Perusahaan mengklaim tak ada karyawan yang menjadi korban kebakaran. Meskipun begitu, ratusan pekerja yang mencari nafkah di tempat ini terpaksa harus "dirumahkan" lagi dalam waktu yang tidak bisa ditentukan.
1. Karyawan: baru saja dirumahkan 2 bulan karena banjir, kini terpaksa libur lagi

Salah satu karyawan bernama Aseh (43 tahun) tampak berada di depan pabrik bersama rekan-rekannya. Tatapannya nanar melihat mobil pemadam kebakaran silih berganti memadamkan api di pabriknya.
"Sedih sekali rasanya. Karena kami ini baru seminggu masuk kerja lagi. Sebelumnya kami sudah 2 bulan dirumahkan karena pabrik kami kebanjiran," cerita Aseh kepada IDN Times, Rabu (28/1/2026).
Ia tidak tahu mau bekerja di mana lagi, mengingat pabriknya ludes terbakar. Aseh juga masih syok atas insiden yang terjadi pada malam pukul 21.50 WIB kemarin.
"Saya sudah lama bekerja di sini. Total sudah 15 tahun," lanjutnya.
2. Perusahaan tepis kabar bohong ada 35 pekerja yang tewas terpanggang

Mewakili perusahaan, Maya Novianty selaku Manager HRD PT Garuda Mas Perkasa angkat bicara. Ia menepis kabar bohong yang menyebut ada 35 karyawan pabrik yang tewas terpanggang.
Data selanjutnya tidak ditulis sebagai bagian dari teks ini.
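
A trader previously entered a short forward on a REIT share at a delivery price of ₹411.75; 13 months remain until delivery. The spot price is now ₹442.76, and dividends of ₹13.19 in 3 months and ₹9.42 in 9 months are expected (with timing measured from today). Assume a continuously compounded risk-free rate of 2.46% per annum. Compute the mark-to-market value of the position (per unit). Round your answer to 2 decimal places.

PV(remaining dividends) I = 13.19·e^(−0.0246·3/12) + 9.42·e^(−0.0246·9/12) = 22.3569
Current forward F = (S − I)·e^(rT) = (442.76 − 22.3569)·e^(0.0246·13/12) = 420.4031 × 1.027008 = 431.7573
Value (long) = (F − K)·e^(−rT) = (431.7573 − 411.75) × 0.973702 = 19.4811
Short position value = −(long value) = -₹19.48

-₹19.48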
"Informasi yang beredar dari media sosial yang kita dengar ya, bahwasanya ada korban jiwa. Sampai sejauh ini, tidak ada korban jiwa. Informasi yang beredar soal korban jiwa itu tidak benar. Tidak ada korban jiwa, insyaallah. Namun kondisinya ya seperti yang rekan-rekan lihat sendiri, ya, kita juga harap doanya supaya semua bisa berakhir dan berjalan dengan baik," ungkap Maya.
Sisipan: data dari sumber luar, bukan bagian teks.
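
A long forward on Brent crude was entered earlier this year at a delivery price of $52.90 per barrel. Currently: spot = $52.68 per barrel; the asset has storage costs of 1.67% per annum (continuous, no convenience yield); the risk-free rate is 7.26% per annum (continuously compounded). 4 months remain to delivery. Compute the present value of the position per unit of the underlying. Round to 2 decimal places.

Current fair forward for the remaining 4 months: F = S·e^((r + u)·T), (r + u) = 0.0726 + 0.0167 = 0.0893
F = 52.68 · e^(0.0893 × 4/12) = 52.68 × 1.030214 = 54.2717
Value of long forward = (F − K)·e^(−rT) = (54.2717 − 52.90) · e^(−0.0726·4/12)
= 1.3717 × 0.976090 = 1.34

$1.34 per barrel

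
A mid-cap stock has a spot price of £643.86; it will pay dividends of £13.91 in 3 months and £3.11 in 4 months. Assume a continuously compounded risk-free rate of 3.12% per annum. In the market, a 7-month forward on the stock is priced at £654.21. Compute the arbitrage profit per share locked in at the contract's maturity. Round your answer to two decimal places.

PV(dividends) I = 13.91·e^(−0.0312·3/12) + 3.11·e^(−0.0312·4/12) = 16.8797
Fair forward F* = (S − I)·e^(rT) = (643.86 − 16.8797)·e^0.018200 = 626.9803 × 1.018367 = 638.4960
Market £654.21 > fair 638.4960: forward overpriced → cash-and-carry (borrow at r, buy the stock and collect the dividends, short the forward).
Profit at T = |F_mkt − F*| = |654.21 − 638.4960| = £15.71 per share

£15.71 per share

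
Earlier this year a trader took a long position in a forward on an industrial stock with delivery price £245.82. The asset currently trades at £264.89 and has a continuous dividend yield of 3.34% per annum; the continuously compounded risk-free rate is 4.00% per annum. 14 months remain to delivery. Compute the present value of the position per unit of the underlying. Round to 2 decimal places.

£20.15

Current fair forward for the remaining 14 months: F = S·e^((r − q)·T), (r − q) = 0.0400 − 0.0334 = 0.0066
F = 264.89 · e^(0.0066 × 14/12) = 264.89 × 1.007730 = 266.9376
Value of long forward = (F − K)·e^(−rT) = (266.9376 − 245.82) · e^(−0.0400·14/12)
= 21.1176 × 0.954405 = 20.15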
Lebih rinci Maya menceritakan bahwa kebakaran terjadi saat karyawan tengah istirahat. Kala itu karyawan shift 2 yang masuk sore lah yang berada di pabrik.
"Wilayah ini (titik api) memang tidak dimasuki karyawan. Jadi, kan ada tiga gerbang, nih. Jadi, anak-anak sudah pada keluar gitu. Yang masuk pekerja di shift kedua. Jumlah karyawan di sini ada 255 orang, tapi kemarin yang shift 2 hanya 70-an saja," jelasnya.
3. Pabrik ludes 90 persen, 255 karyawan terpaksa diliburkan

Maya tak urung menceritakan betapa paniknya para pekerja saat insiden kebakaran terjadi. Terutama pada saat kobaran api semakin membara dan membumbung tinggi.
"Karena ada asap, kita kemarin fokus ke anak-anak (karyawan). Namanya api, kan, cepat merembet, tuh. Ya sudah kita fokus ke penyelamatan seluruh karyawan," beber Maya.
Atas peristiwa yang terjadi, Maya memastikan bahwa seluruh karyawan diliburkan. Sebab hampir 90 persen pabrik mereka ludes disambar api.
"Ya pastilah libur saat ini karena semua sudah terbakar, nih. Kemarin juga kita korban kebanjiran. Segala sesuatunya kita selalu koordinasi, ya, dengan karyawan. Mereka juga sudah paham kondisi kita bagaimana, ya. Karena kita tidak melakukan di luar apa yang tidak diinginkan. Kalau untuk kerugian material akibat kebakaran, belum bisa kita taksir," pungkasnya.